The Second Stage will start when a highly globally diverse group of states -  making up at least 30% of the GDP and 30% of the world population, and including at least 2 states that are veto-holders of the UN Security Council or have nuclear weapons - have agreed on Mandate and Rules v.1 for the Assembly. At that stage, they will convene the Assembly with a date, place, and budget 6, 9, or 12 months later, where all states are invited to participate. 

Such Mandate and Rules should, we believe:

  • Be approved via simple majority based on weighted voting, after having extensively striven for consensus.

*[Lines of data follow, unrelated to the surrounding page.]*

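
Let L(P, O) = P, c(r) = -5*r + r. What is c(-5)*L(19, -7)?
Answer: 380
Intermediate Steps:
c(r) = -4*r
c(-5)*L(19, -7) = -4*(-5)*19 = 20*19 = 380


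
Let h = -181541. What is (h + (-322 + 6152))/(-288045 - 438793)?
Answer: 175711/726838 ≈ 0.24175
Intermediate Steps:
(h + (-322 + 6152))/(-288045 - 438793) = (-181541 + (-322 + 6152))/(-288045 - 438793) = (-181541 + 5830)/(-726838) = -175711*(-1/726838) = 175711/726838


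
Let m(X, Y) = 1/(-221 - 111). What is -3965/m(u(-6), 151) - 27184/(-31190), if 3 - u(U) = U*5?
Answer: 20528959692/15595 ≈ 1.3164e+6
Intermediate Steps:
u(U) = 3 - 5*U (u(U) = 3 - U*5 = 3 - 5*U)
m(X, Y) = -1/332 (m(X, Y) = 1/(-332) = -1/332)
-3965/m(u(-6), 151) - 27184/(-31190) = -3965/(-1/332) - 27184/(-31190) = -3965*(-332) - 27184*(-1/31190) = 1316380 + 13592/15595 = 20528959692/15595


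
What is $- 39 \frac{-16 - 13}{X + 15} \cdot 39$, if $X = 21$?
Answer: $\frac{4901}{4} \approx 1225.3$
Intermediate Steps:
$- 39 \frac{-16 - 13}{X + 15} \cdot 39 = - 39 \frac{-16 - 13}{21 + 15} \cdot 39 = - 39 \left(- \frac{29}{36}\right) 39 = - 39 \left(\left(-29\right) \frac{1}{36}\right) 39 = \left(-39\right) \left(- \frac{29}{36}\right) 39 = \frac{377}{12} \cdot 39 = \frac{4901}{4}$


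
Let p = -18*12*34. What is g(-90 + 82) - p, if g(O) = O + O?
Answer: 7328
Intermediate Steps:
g(O) = 2*O
p = -7344 (p = -216*34 = -7344)
g(-90 + 82) - p = 2*(-90 + 82) - 1*(-7344) = 2*(-8) + 7344 = -16 + 7344 = 7328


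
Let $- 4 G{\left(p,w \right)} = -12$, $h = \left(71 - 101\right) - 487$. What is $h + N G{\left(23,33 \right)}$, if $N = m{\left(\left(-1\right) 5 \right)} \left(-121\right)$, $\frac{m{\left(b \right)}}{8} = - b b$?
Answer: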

Considering the vast disparity in power between states, particularly in AI and more broadly, and recognizing that three billion people are illiterate or lack internet access, we foresee the voting power in such assembly to be initially weighted by population and GDP;  

  • Have been widely perceived as fair, resilient, neutral, expert, and participatory, including via transnational citizens' assemblies, and a neutral and balanced mix of experts;  

  • Ensure statutory safeguards are in place to maximize the chances that the resulting IGO will not degenerate, unduly centralize too much power, or be captured by one or a few nations, and improve over time, such as via checks and balances, a solid federal structure, regular mandatory re-constituent assemblies, and other measures;

  • Ensure that the resulting charter is sent for ratification by the signing states, and becomes valid if 9/13th of them approve it, the same ratio used after the US Constitutional Convention of 1787;

  • Have established an open dialogue and convergence paths with competing or complementary international governance initiatives, especially those led by digital superpowers, and positioning itself as a medium-term complement for possible more urgent initiatives, albeit less multilateral, aimed to tackle urgent global safety risks;

  • By this time, or sooner, it is hoped that the US and China, other powerful states like Russia and Israel, and permanent members of the UN Security Council will all have joined. If China, the US, and most of those other states have joined by then, there can be enough positive and negative incentives exerted by participant states on non-joining states to keep their AI capabilities under reliable control (provided that AI supply chain control - and the public availability or hackability of dangerous AI technologies - have been mitigated early on via great powers coordination);

As decided, 6, 9, or 12 months later, the Open Transnational Constituent Assembly for AI and Digital Communications is held in Geneva. Once it is clear the new organization will be created, we believe it will be participated in by at least 60 states, which are highly globally diverse and make up at least 50% of the GDP and 50% of the world population, and include at least 3 states that are veto-holder of the UN Security Council or have nuclear weapons: 

  • States non-participating to the Assembly can ratify it as well;

  • Charter review provisions of the charter enable non-participating states to join in charter review conferences, initially held every 2 years, with equal rights;

Early ratifying states commit large enough funds to begin setting up the three agencies, including the Global Public Benefit AI Lab.